Conservative Journalist Gets $300,000 After ‘Antifa’ Assault at Protest

Right-wing writer Andy Ngo was awarded $300,000 in a lawsuit ruling Tuesday after three individuals accused of assaulting him ignored the hearing, resulting in a default ruling.

Ngo, editor-at-large of the conservative Canadian outlet The Post-Millenial, alleged in the civil suit that he had been assaulted by three people he claimed were members of “Antifa,” a catch-all term for a variety of mostly separate and autonomous anti-fascist left-wing political groups. The incident took place at a protest in downtown Portland, Oregon, in late May 2019, purportedly organized by a group called “Rose City Antifa,” which Ngo had gone to cover.

The writer alleged that three individuals—Katherine Belyea, Madison Allen, and Joseph Evans—attacked him at the event. Evans, who now goes by the legal name Sammich Overkill Schott-Deputy, was accused of striking Ngo and initiating the confrontation. Allen was accused of hitting him with a sign, while Belyea was accused of throwing a milkshake at him.

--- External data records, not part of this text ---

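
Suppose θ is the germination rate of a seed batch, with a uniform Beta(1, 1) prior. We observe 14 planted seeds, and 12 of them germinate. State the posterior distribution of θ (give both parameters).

Observing 12 successes and 2 failures updates Beta(1, 1) by adding the success and failure counts to the two shape parameters: α = 1+12 = 13, β = 1+2 = 3.

Posterior: Beta(13, 3)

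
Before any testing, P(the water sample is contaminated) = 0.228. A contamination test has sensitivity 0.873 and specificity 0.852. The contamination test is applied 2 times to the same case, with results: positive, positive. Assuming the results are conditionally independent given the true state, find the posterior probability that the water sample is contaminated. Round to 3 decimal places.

Posterior P(H) ≈ 0.911

With H the event that the water sample is contaminated, the joint likelihood of the observed sequence is P(data|H) = 0.873·0.873 = 0.76213 and P(data|¬H) = 0.148·0.148 = 0.021904.
Bayes: P(H|data) = 0.228·0.76213 / (0.228·0.76213 + 0.772·0.021904) = 0.17377/0.19068 = 0.9113.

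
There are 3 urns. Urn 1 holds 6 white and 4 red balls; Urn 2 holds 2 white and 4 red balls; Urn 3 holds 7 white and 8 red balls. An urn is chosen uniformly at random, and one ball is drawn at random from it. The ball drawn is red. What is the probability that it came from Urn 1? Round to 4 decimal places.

Posterior probability ≈ 0.2500

P(red|Urn 1) = 0.4; P(red|Urn 2) = 0.6667; P(red|Urn 3) = 0.5333.
Prior × likelihood for each source: 0.333333·0.4=0.1333, 0.333333·0.6667=0.2222, 0.333333·0.5333=0.1778. Summing gives P(red) = 0.53333.
P(Urn 1 | red) = 0.1333 / 0.53333 = 0.2500.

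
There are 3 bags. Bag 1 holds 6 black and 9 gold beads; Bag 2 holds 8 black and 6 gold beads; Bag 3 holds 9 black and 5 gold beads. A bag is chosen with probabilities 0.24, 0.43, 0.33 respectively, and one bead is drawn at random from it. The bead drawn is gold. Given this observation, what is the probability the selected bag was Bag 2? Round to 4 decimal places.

Posterior probability ≈ 0.4131

Tabulate prior·likelihood by source: [1] prior 0.24, lik 0.6, product 0.1440; [2] prior 0.43, lik 0.4286, product 0.1843; [3] prior 0.33, lik 0.3571, product 0.1179.
Normalizing constant = 0.44614; the posterior for Bag 2 is its product over the sum, 0.1843/0.44614 = 0.4131.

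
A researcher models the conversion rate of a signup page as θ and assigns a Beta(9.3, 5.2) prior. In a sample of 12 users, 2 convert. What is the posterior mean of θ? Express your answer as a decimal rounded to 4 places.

Observing 2 successes and 10 failures updates Beta(9.3, 5.2) by adding the success and failure counts to the two shape parameters: α = 9.3+2 = 11.3, β = 5.2+10 = 15.2.
E[θ | data] = 11.3/(11.3+15.2) = 0.4264.

Posterior mean ≈ 0.4264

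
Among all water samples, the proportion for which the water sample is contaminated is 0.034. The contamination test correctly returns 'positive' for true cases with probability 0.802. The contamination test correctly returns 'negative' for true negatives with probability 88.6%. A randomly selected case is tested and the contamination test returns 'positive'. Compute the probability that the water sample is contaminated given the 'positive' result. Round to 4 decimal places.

P(H | E) ≈ 0.1985

Write H for 'the water sample is contaminated'. Prior odds H:¬H = 0.034/0.966 = 0.035197. For the 'positive' outcome, the likelihood ratio is 0.802/0.114 = 7.0351.
Posterior odds = 0.035197 × 7.0351 = 0.24761, so P(H|E) = 0.24761/(1+0.24761) = 0.1985.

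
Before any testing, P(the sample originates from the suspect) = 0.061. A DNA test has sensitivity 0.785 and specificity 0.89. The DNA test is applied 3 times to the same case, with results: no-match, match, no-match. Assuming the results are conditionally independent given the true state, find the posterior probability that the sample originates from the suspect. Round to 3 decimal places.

With H the event that the sample originates from the suspect, the joint likelihood of the observed sequence is P(data|H) = 0.215·0.785·0.215 = 0.036287 and P(data|¬H) = 0.89·0.11·0.89 = 0.087131.
Bayes: P(H|data) = 0.061·0.036287 / (0.061·0.036287 + 0.939·0.087131) = 0.0022135/0.084029 = 0.0263.

Posterior P(H) ≈ 0.026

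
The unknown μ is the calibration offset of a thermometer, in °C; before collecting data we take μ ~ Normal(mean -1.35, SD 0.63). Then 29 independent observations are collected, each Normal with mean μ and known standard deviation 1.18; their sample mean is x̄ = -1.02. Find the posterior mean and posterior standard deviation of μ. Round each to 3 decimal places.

With known σ, the Normal prior is conjugate. Weight on the data is w = (n/σ²)/(n/σ² + 1/τ₀²) = 20.8273/(20.8273+2.51953) = 0.89208.
Posterior mean = w·x̄ + (1−w)·μ₀ = 0.89208·-1.02 + 0.10792·-1.35 = -1.056. Posterior variance = 1/(20.8273+2.51953) = 0.0428323, so SD = 0.207.

Posterior mean ≈ -1.056; posterior SD ≈ 0.207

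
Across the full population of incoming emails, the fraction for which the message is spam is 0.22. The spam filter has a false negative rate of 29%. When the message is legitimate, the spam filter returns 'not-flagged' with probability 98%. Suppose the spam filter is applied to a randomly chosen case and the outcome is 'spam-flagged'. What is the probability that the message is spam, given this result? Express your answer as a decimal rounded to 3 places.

P(H | E) ≈ 0.909

Write H for 'the message is spam'. Prior odds H:¬H = 0.22/0.78 = 0.28205. For the 'spam-flagged' outcome, the likelihood ratio is 0.71/0.02 = 35.500.
Posterior odds = 0.28205 × 35.500 = 10.013, so P(H|E) = 10.013/(1+10.013) = 0.909.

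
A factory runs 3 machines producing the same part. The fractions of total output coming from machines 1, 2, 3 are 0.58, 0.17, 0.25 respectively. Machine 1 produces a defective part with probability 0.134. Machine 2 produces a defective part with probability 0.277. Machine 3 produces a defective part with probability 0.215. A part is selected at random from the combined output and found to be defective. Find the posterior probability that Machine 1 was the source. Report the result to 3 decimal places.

Tabulate prior·likelihood by source: [1] prior 0.58, lik 0.134, product 0.07772; [2] prior 0.17, lik 0.277, product 0.04709; [3] prior 0.25, lik 0.215, product 0.05375.
Normalizing constant = 0.17856; the posterior for Machine 1 is its product over the sum, 0.07772/0.17856 = 0.435.

Posterior probability ≈ 0.435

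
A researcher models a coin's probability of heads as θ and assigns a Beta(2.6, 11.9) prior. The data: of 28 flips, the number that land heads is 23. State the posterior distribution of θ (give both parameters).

Observing 23 successes and 5 failures updates Beta(2.6, 11.9) by adding the success and failure counts to the two shape parameters: α = 2.6+23 = 25.6, β = 11.9+5 = 16.9.

Posterior: Beta(25.6, 16.9)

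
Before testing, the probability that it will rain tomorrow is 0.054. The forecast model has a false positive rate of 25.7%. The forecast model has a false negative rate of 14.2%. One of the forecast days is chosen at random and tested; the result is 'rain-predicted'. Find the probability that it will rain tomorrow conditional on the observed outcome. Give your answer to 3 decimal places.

Write H for 'it will rain tomorrow'. Prior odds H:¬H = 0.054/0.946 = 0.057082. For the 'rain-predicted' outcome, the likelihood ratio is 0.858/0.257 = 3.3385.
Posterior odds = 0.057082 × 3.3385 = 0.19057, so P(H|E) = 0.19057/(1+0.19057) = 0.160.

P(H | E) ≈ 0.160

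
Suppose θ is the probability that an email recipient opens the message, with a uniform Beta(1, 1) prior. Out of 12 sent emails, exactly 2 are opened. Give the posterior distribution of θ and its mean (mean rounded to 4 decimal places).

The binomial likelihood is conjugate to the Beta prior: with 2 successes and 10 failures, the posterior is Beta(1+2, 1+10) = Beta(3, 11).
Posterior mean = α/(α+β) = 3/14 = 0.2143.

Posterior: Beta(3, 11); mean ≈ 0.2143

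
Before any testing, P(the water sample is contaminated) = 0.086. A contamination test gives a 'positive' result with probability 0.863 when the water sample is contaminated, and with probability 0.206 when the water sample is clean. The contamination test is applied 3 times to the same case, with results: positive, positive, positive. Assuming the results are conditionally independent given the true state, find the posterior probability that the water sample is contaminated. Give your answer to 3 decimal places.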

andy ngo lawsuit default ruling
Above, a photo of conservative writer Andy Ngo after having a milkshake thrown at him by alleged “Antifa” members. Ngo was rewarded $300,000 in a default ruling Tuesday, after individuals accused of attacking him at a protest failed to appear in court.
Moriah Ratner/Getty Images

By failing to appear for a virtual hearing at the Multnomah County Courthouse Tuesday, Circuit Judge Chanpone Sinlapasai found the three civilly liable for assault, battery, and intentional infliction of emotional distress, ordering them to pay Ngo a total of $300,000, split evenly between them. A lawyer representing Schott-Deputy attempted to argue, according to Media Entertainment Arts WorldWide, that his client could not appear due to being homeless, and due to the fact that they were serving out other prison sentences when the lawsuit was served, but the judge dismissed the attempt, citing the length of the trial, with the suit being filed initially in 2020.

In a post to X, the platform formerly known as Twitter, Ngo thanked his legal team and further accused the defendants of “trying to violently silence my First Amendment rights.” He also expressed worry that the collection of the $300,000 will be a challenge.

“While it will continue to be a steep uphill battle to collect today’s awarded damages given the default defendants’ history of evasion, I remain determined to hold Antifa and its members accountable for their violent attacks,” he wrote.

Earlier in August, a jury ruled against Ngo in a different civil lawsuit, finding that two left-wing activists were not liable for an attack he sustained at a Portland protest in 2021, Oregon Live reported.

Newsweek reached out to the Multnomah County Court via email for further information.

Critics have contested Ngo and other conservatives’ characterization of “Antifa” as a “terrorist organization,” noting that it is not a centralized organization, but a loosely affiliated left-wing political movement. Nevertheless, conservatives have continued to allege that the movement and its adherents as major threats to their political interests. Ngo has also been accused in the past of sharing selectively edited videos to inaccurately paint Antifa demonstrators as violent.